Governors must review the management and deployment of all staff - teachers, managers, and support staff. As the guidance puts it. this "must be a complete review, not an assimilation exercise". They must examine the pay and conditions of their teachers in relation to the school teachers'
pay and conditions document, and decide whether to change the grading and pay of support staff. In conducting the review, they must consult all staff and unions that represent them.
Teaching and learning responsibilities (TLR) do not appear in the draft rules, but are prominent in the guidance. Management allowances are out. In their place governing bodies are to determine this autumn what TLR posts they are to create (if any), which of the two possible levels they will be at, the pay appropriate to each, and who will get them. This should be in the context of an explicit pay policy to which the staffing structure should be appended.
The draft regulations state that the head must advise the governors, who must consider that advice. In practice, "advice" will mean "the bulk of the work", but the onus to ensure the review is carried out and decisions are made is on the governors.
Responsibility for doing something about the head's work-life balance is also written into the regulations. Governors are required to bear in mind the "desirability" of the heads achieving a balance between their "professional duties" and "the time required to pursue his (sic) personal interests outside work".
Unusually with rules directly affecting governing bodies, these are one-off. You must conduct the review by the end of this calendar year, not every year. It is a big task that cannot be put off.
Another important consultation for governors is not on a DfES channel, but on the Disability Rights Commission one.

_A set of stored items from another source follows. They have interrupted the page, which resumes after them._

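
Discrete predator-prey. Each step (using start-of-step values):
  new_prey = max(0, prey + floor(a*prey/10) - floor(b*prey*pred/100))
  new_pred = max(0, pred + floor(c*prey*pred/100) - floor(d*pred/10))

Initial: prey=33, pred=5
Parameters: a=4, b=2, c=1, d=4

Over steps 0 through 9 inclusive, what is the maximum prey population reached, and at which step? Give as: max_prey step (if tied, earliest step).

Answer: 163 7

Derivation:
Step 1: prey: 33+13-3=43; pred: 5+1-2=4
Step 2: prey: 43+17-3=57; pred: 4+1-1=4
Step 3: prey: 57+22-4=75; pred: 4+2-1=5
Step 4: prey: 75+30-7=98; pred: 5+3-2=6
Step 5: prey: 98+39-11=126; pred: 6+5-2=9
Step 6: prey: 126+50-22=154; pred: 9+11-3=17
Step 7: prey: 154+61-52=163; pred: 17+26-6=37
Step 8: prey: 163+65-120=108; pred: 37+60-14=83
Step 9: prey: 108+43-179=0; pred: 83+89-33=139
Max prey = 163 at step 7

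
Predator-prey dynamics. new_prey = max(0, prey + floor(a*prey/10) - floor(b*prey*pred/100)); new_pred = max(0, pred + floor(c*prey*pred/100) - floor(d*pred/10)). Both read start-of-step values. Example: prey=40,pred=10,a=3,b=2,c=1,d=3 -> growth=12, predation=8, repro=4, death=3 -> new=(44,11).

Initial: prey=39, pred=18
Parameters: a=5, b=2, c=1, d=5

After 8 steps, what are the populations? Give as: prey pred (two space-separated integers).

Answer: 59 58

Derivation:
Step 1: prey: 39+19-14=44; pred: 18+7-9=16
Step 2: prey: 44+22-14=52; pred: 16+7-8=15
Step 3: prey: 52+26-15=63; pred: 15+7-7=15
Step 4: prey: 63+31-18=76; pred: 15+9-7=17
Step 5: prey: 76+38-25=89; pred: 17+12-8=21
Step 6: prey: 89+44-37=96; pred: 21+18-10=29
Step 7: prey: 96+48-55=89; pred: 29+27-14=42
Step 8: prey: 89+44-74=59; pred: 42+37-21=58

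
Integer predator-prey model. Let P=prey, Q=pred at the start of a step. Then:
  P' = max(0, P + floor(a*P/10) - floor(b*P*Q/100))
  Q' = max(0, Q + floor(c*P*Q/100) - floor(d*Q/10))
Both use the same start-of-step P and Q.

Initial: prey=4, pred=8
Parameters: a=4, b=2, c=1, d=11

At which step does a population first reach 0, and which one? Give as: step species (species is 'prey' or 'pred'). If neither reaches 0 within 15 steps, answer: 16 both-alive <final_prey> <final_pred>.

Step 1: prey: 4+1-0=5; pred: 8+0-8=0
First extinction: pred at step 1

Answer: 1 pred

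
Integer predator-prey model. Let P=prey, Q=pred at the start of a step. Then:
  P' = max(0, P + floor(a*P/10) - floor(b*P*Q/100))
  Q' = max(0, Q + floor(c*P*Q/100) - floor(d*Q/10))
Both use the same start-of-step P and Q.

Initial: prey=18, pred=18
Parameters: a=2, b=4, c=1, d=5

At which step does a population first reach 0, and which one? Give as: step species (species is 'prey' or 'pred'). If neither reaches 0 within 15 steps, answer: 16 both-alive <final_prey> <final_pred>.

Answer: 16 both-alive 35 1

Derivation:
Step 1: prey: 18+3-12=9; pred: 18+3-9=12
Step 2: prey: 9+1-4=6; pred: 12+1-6=7
Step 3: prey: 6+1-1=6; pred: 7+0-3=4
Step 4: prey: 6+1-0=7; pred: 4+0-2=2
Step 5: prey: 7+1-0=8; pred: 2+0-1=1
Step 6: prey: 8+1-0=9; pred: 1+0-0=1
Step 7: prey: 9+1-0=10; pred: 1+0-0=1
Step 8: prey: 10+2-0=12; pred: 1+0-0=1
Step 9: prey: 12+2-0=14; pred: 1+0-0=1
Step 10: prey: 14+2-0=16; pred: 1+0-0=1
Step 11: prey: 16+3-0=19; pred: 1+0-0=1
Step 12: prey: 19+3-0=22; pred: 1+0-0=1
Step 13: prey: 22+4-0=26; pred: 1+0-0=1
Step 14: prey: 26+5-1=30; pred: 1+0-0=1
Step 15: prey: 30+6-1=35; pred: 1+0-0=1
No extinction within 15 steps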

This is a new draft code of practice, attendant on the Disability Discrimination Bill, now going through Parliament. (Bear in mind that the draft of this Bill was first laid before Parliament in December 2003.) If passed, it will oblige public authorities, including local education authorities, and through them schools, to take more steps to eliminate discrimination against the disabled and ensure that they can enjoy equality of opportunity and access with the non-disabled.
The emphasis in the code is on consolidation rather than radical change.
There will be a tightening of the exceptions on grounds of expense that schools and other public bodies have been able to use hitherto. That does not mean all schools will have to get expensive builders in to improve disabled access overnight, but they should be considering their provision for disabled pupils and adults when drawing up their development plans.
Any governing body that thought its obligations were over when it met the basic requirements of the Special Educational Needs and Disability Act 2001 had better tune in.
While most of these changes will come about whatever happens on May 5, a change of management could produce a complete overhaul of the schedules.